Leaving aside political difficulties, the primary technical issue facing regulators is that the efficient level of carbon abatement is unknown. While it is great to set Marginal Social Benefit equal to the Marginal Private Cost on a neat graph in a classroom, difficulties arise when we don’t know these curves. The MSB curve is relatively easy to estimate; it is the benefits to society from reduced emissions. However, the MC curve is tricker. It consists of the aggregate cost of carbon abatement for firms.

Luckily for us, there is a solution. If the marginal benefit curve is relatively flat compared with the marginal cost curve, a price mechanism results in less deadweight loss than a quantity mechanism. If the MB curve is relatively steeper, then a quantity mechanism causes less deadweight loss. This is seen in the figure below, where the difference in relative size of deadweight loss (from miscalculating the efficient point) is stark.


(Figure from William Pizer, “Prices vs. Quantities Revisited: The Case of Climate Change”,
Discussion Paper 98-02, Resources for the Future, October 1997, page 5. Available here ).

So which case applies to carbon emissions?

Climate change is a ‘stock externality’. This means that the majority of the negative effects come from the build-up of carbon emissions (and other greenhouse gases) over time: not so much on the marginal emissions in a particular year. There is not a great difference in incremental benefit between each unit abated. What this means is that the marginal benefit of abatement curve is relatively flat. Thus, the graph on the left is the most accurate depiction, and a price mechanism is economically superior.

This is borne out in the literature. While it is difficult to objectively measure net social benefits from these policies (for the same reasons it’s difficult to predict the MC curve) several studies have shown that the marginal benefit curve is relatively flatter than the MC curve in the context of carbon emissions. Further studies (Newell and Pizer, 2001, for example) have shown that price regulations as opposed to quantity regulations cause at least twice as much economic surplus for controlling carbon emissions. That is, there is at least twice as much economic benefit from using carbon taxes over cap-and-trade schemes. Can someone please tell Canberra?

Normatively, even oil and gas executives prefer a carbon tax over an ETS. In his former life as ExxonMobil CEO, Rex Tillerson said that a cap-and-trade scheme “inevitably introduces unnecessary cost and complexity” while a carbon tax is a “a more direct, more transparent and more effective approach”.

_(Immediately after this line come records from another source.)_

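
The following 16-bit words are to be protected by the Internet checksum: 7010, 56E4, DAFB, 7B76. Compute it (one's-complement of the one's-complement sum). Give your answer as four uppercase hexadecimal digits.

One's-complement addition (fold any carry out of bit 15 back into bit 0):
  0x7010 + 0x56E4 = 0x0C6F4
  0xC6F4 + 0xDAFB = 0x1A1EF → wrap carry → 0xA1F0
  0xA1F0 + 0x7B76 = 0x11D66 → wrap carry → 0x1D67
One's-complement sum = 0x1D67.
Checksum = ~0x1D67 & 0xFFFF = 0xE298.

E298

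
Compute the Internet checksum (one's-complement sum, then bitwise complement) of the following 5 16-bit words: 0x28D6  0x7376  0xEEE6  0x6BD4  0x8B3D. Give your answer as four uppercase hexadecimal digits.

7DBA

One's-complement addition (fold any carry out of bit 15 back into bit 0):
  0x28D6 + 0x7376 = 0x09C4C
  0x9C4C + 0xEEE6 = 0x18B32 → wrap carry → 0x8B33
  0x8B33 + 0x6BD4 = 0x0F707
  0xF707 + 0x8B3D = 0x18244 → wrap carry → 0x8245
One's-complement sum = 0x8245.
Checksum = ~0x8245 & 0xFFFF = 0x7DBA.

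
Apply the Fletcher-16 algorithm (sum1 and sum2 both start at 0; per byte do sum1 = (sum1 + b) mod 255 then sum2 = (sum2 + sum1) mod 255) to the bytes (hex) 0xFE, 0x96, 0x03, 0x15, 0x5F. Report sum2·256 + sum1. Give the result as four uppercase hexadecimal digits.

Running sums (mod 255):
  after byte 0 (0xFE): sum1=254, sum2=254
  after byte 1 (0x96): sum1=149, sum2=148
  after byte 2 (0x03): sum1=152, sum2=45
  after byte 3 (0x15): sum1=173, sum2=218
  after byte 4 (0x5F): sum1=13, sum2=231
Checksum = sum2·256 + sum1 = 231·256 + 13 = 59149 = 0xE70D.

E70D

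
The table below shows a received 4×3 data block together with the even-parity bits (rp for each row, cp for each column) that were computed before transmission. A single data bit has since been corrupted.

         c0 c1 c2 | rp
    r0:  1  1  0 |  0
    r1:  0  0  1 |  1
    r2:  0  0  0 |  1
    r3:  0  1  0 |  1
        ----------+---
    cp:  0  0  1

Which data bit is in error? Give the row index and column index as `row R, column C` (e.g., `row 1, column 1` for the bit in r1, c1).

row 2, column 0

Recompute each row's even parity and compare to rp:
  r0: data parity 0, sent rp 0 → ok
  r1: data parity 1, sent rp 1 → ok
  r2: data parity 0, sent rp 1 → mismatch
  r3: data parity 1, sent rp 1 → ok
Recompute each column's even parity and compare to cp:
  c0: data parity 1, sent cp 0 → mismatch
  c1: data parity 0, sent cp 0 → ok
  c2: data parity 1, sent cp 1 → ok
Exactly one row (r2) and one column (c0) fail → the flipped bit is at their intersection.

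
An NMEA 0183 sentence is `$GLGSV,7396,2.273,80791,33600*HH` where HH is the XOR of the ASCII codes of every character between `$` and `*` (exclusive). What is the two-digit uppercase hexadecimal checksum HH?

XOR the ASCII codes of the payload characters:
  'G' = 0x47 → acc = 0x47
  'L' = 0x4C → acc = 0x0B
  'G' = 0x47 → acc = 0x4C
  'S' = 0x53 → acc = 0x1F
  'V' = 0x56 → acc = 0x49
  ',' = 0x2C → acc = 0x65
  '7' = 0x37 → acc = 0x52
  '3' = 0x33 → acc = 0x61
  '9' = 0x39 → acc = 0x58
  '6' = 0x36 → acc = 0x6E
  ',' = 0x2C → acc = 0x42
  '2' = 0x32 → acc = 0x70
  '.' = 0x2E → acc = 0x5E
  '2' = 0x32 → acc = 0x6C
  '7' = 0x37 → acc = 0x5B
  '3' = 0x33 → acc = 0x68
  ',' = 0x2C → acc = 0x44
  '8' = 0x38 → acc = 0x7C
  '0' = 0x30 → acc = 0x4C
  '7' = 0x37 → acc = 0x7B
  '9' = 0x39 → acc = 0x42
  '1' = 0x31 → acc = 0x73
  ',' = 0x2C → acc = 0x5F
  '3' = 0x33 → acc = 0x6C
  '3' = 0x33 → acc = 0x5F
  '6' = 0x36 → acc = 0x69
  '0' = 0x30 → acc = 0x59
  '0' = 0x30 → acc = 0x69
Checksum = 0x69.

69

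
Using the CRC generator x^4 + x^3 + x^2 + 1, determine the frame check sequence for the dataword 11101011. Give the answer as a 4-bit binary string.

1010

Append 4 zeros: 111010110000. Divide by 11101 (XOR where the leading bit is 1):
  pos 0: 11101 XOR 11101 = 00000
  pos 6: 11000 XOR 11101 = 00101
Remainder (last 4 bits) = 1010. This is the CRC / FCS.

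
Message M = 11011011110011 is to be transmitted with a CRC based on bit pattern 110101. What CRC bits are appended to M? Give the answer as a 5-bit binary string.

Append 5 zeros: 1101101111001100000. Divide by 110101 (XOR where the leading bit is 1):
  pos 0: 110110 XOR 110101 = 000011
  pos 4: 111111 XOR 110101 = 001010
  pos 6: 101000 XOR 110101 = 011101
  pos 7: 111011 XOR 110101 = 001110
  pos 9: 111010 XOR 110101 = 001111
  pos 11: 111100 XOR 110101 = 001001
  pos 13: 100100 XOR 110101 = 010001
Remainder (last 5 bits) = 10001. This is the CRC / FCS.

10001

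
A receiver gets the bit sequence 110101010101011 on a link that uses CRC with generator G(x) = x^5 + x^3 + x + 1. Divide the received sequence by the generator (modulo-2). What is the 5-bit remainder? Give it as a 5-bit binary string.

11100

Modulo-2 division of 110101010101011 by 101011:
  pos 0: 110101 XOR 101011 = 011110
  pos 1: 111100 XOR 101011 = 010111
  pos 2: 101111 XOR 101011 = 000100
  pos 5: 100010 XOR 101011 = 001001
  pos 7: 100110 XOR 101011 = 001101
  pos 9: 110111 XOR 101011 = 011100
Remainder = 11100 (nonzero — an error is detected).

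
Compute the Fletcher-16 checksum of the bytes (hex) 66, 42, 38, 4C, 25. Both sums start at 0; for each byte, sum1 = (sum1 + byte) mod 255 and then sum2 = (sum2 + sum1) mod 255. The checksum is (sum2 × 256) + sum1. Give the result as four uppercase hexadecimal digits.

6F52

Running sums (mod 255):
  after byte 0 (66): sum1=102, sum2=102
  after byte 1 (42): sum1=168, sum2=15
  after byte 2 (38): sum1=224, sum2=239
  after byte 3 (4C): sum1=45, sum2=29
  after byte 4 (25): sum1=82, sum2=111
Checksum = sum2·256 + sum1 = 111·256 + 82 = 28498 = 0x6F52.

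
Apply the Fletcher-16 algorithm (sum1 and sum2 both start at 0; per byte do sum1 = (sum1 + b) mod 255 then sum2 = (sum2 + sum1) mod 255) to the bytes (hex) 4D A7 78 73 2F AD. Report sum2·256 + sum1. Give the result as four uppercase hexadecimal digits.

5EBD

Running sums (mod 255):
  after byte 0 (4D): sum1=77, sum2=77
  after byte 1 (A7): sum1=244, sum2=66
  after byte 2 (78): sum1=109, sum2=175
  after byte 3 (73): sum1=224, sum2=144
  after byte 4 (2F): sum1=16, sum2=160
  after byte 5 (AD): sum1=189, sum2=94
Checksum = sum2·256 + sum1 = 94·256 + 189 = 24253 = 0x5EBD.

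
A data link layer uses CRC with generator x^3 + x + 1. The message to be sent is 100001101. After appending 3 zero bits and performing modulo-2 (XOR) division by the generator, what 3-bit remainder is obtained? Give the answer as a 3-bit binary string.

111

Append 3 zeros: 100001101000. Divide by 1011 (XOR where the leading bit is 1):
  pos 0: 1000 XOR 1011 = 0011
  pos 2: 1101 XOR 1011 = 0110
  pos 3: 1101 XOR 1011 = 0110
  pos 4: 1100 XOR 1011 = 0111
  pos 5: 1111 XOR 1011 = 0100
  pos 6: 1000 XOR 1011 = 0011
  pos 8: 1100 XOR 1011 = 0111
Remainder (last 3 bits) = 111. This is the CRC / FCS.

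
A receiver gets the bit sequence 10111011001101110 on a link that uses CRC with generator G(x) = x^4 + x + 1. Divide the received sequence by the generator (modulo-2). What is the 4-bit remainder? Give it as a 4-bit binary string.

Modulo-2 division of 10111011001101110 by 10011:
  pos 0: 10111 XOR 10011 = 00100
  pos 2: 10001 XOR 10011 = 00010
  pos 5: 10100 XOR 10011 = 00111
  pos 7: 11111 XOR 10011 = 01100
  pos 8: 11000 XOR 10011 = 01011
  pos 9: 10111 XOR 10011 = 00100
  pos 11: 10011 XOR 10011 = 00000
Remainder = 0000 (zero — the frame passes the CRC check).

0000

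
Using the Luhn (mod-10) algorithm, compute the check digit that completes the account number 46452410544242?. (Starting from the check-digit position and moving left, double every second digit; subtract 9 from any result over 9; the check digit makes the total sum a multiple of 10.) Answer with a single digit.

Partial digits right→left: 2 4 2 4 4 5 0 1 4 2 5 4 6 4
Double every second digit counting from the check-digit position (so the 1st, 3rd, 5th, ... of the partial from the right).
  doubled (with −9 where >9): 4 4 8 0 8 1 3 → sum 28
  kept as-is: 4 4 5 1 2 4 4 → sum 24
Total = 28 + 24 = 52.
Check digit = (10 − (52 mod 10)) mod 10 = 8.

8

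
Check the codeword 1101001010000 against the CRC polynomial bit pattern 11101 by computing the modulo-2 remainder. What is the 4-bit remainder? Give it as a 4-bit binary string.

1101

Modulo-2 division of 1101001010000 by 11101:
  pos 0: 11010 XOR 11101 = 00111
  pos 2: 11101 XOR 11101 = 00000
  pos 8: 10000 XOR 11101 = 01101
Remainder = 1101 (nonzero — an error is detected).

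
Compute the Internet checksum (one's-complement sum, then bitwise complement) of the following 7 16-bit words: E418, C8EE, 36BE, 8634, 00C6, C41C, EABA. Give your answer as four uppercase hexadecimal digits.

E667

One's-complement addition (fold any carry out of bit 15 back into bit 0):
  0xE418 + 0xC8EE = 0x1AD06 → wrap carry → 0xAD07
  0xAD07 + 0x36BE = 0x0E3C5
  0xE3C5 + 0x8634 = 0x169F9 → wrap carry → 0x69FA
  0x69FA + 0x00C6 = 0x06AC0
  0x6AC0 + 0xC41C = 0x12EDC → wrap carry → 0x2EDD
  0x2EDD + 0xEABA = 0x11997 → wrap carry → 0x1998
One's-complement sum = 0x1998.
Checksum = ~0x1998 & 0xFFFF = 0xE667.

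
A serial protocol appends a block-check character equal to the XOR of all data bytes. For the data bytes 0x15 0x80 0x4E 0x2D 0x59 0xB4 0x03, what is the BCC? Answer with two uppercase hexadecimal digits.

XOR the bytes together:
  start with 0x15
  0x15 ⊕ 0x80 = 0x95
  0x95 ⊕ 0x4E = 0xDB
  0xDB ⊕ 0x2D = 0xF6
  0xF6 ⊕ 0x59 = 0xAF
  0xAF ⊕ 0xB4 = 0x1B
  0x1B ⊕ 0x03 = 0x18

18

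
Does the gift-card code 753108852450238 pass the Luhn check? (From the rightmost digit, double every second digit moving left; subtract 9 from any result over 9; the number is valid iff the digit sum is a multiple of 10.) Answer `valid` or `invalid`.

From the right, keep odd positions and double even positions (subtract 9 from any doubled value over 9):
  doubled (positions 2,4,...): 6 0 8 1 7 2 1 → sum 25
  kept (positions 1,3,...): 8 2 5 2 8 0 3 7 → sum 35
Total = 60.
60 mod 10 = 0, so the number is valid.

valid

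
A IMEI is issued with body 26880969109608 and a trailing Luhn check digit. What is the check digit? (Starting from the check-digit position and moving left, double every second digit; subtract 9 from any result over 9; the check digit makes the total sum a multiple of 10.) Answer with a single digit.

6

Partial digits right→left: 8 0 6 9 0 1 9 6 9 0 8 8 6 2
Double every second digit counting from the check-digit position (so the 1st, 3rd, 5th, ... of the partial from the right).
  doubled (with −9 where >9): 7 3 0 9 9 7 3 → sum 38
  kept as-is: 0 9 1 6 0 8 2 → sum 26
Total = 38 + 26 = 64.
Check digit = (10 − (64 mod 10)) mod 10 = 6.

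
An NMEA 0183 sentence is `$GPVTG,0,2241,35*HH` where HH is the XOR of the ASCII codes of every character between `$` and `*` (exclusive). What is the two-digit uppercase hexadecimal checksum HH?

XOR the ASCII codes of the payload characters:
  'G' = 0x47 → acc = 0x47
  'P' = 0x50 → acc = 0x17
  'V' = 0x56 → acc = 0x41
  'T' = 0x54 → acc = 0x15
  'G' = 0x47 → acc = 0x52
  ',' = 0x2C → acc = 0x7E
  '0' = 0x30 → acc = 0x4E
  ',' = 0x2C → acc = 0x62
  '2' = 0x32 → acc = 0x50
  '2' = 0x32 → acc = 0x62
  '4' = 0x34 → acc = 0x56
  '1' = 0x31 → acc = 0x67
  ',' = 0x2C → acc = 0x4B
  '3' = 0x33 → acc = 0x78
  '5' = 0x35 → acc = 0x4D
Checksum = 0x4D.

4D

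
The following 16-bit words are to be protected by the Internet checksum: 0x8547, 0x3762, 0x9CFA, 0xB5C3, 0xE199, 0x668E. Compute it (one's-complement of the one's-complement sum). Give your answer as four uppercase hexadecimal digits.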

In spite of this, cap-and-trade schemes seem to be more popular than carbon taxes. These are in place in the European Union, Switzerland, California, South Korea, New Zealand, and various regions in China and Japan. China is planning a full national implementation in 2020.

Sweden, the United Kingdom and Ireland each have a carbon tax that supplements the EU ETS (due to the persistently low price of carbon permits). Canada has also implemented a national carbon price for provinces that do not have their own ETS or carbon tax in place.

There is a clear economic solution to the current climate policy fiasco. Externalities should be corrected, and the most efficient way to correct this externality is through a price on carbon. If only Canberra could put aside the three-word slogans for long enough to read an economics paper, the state of our national climate policy would be significantly better.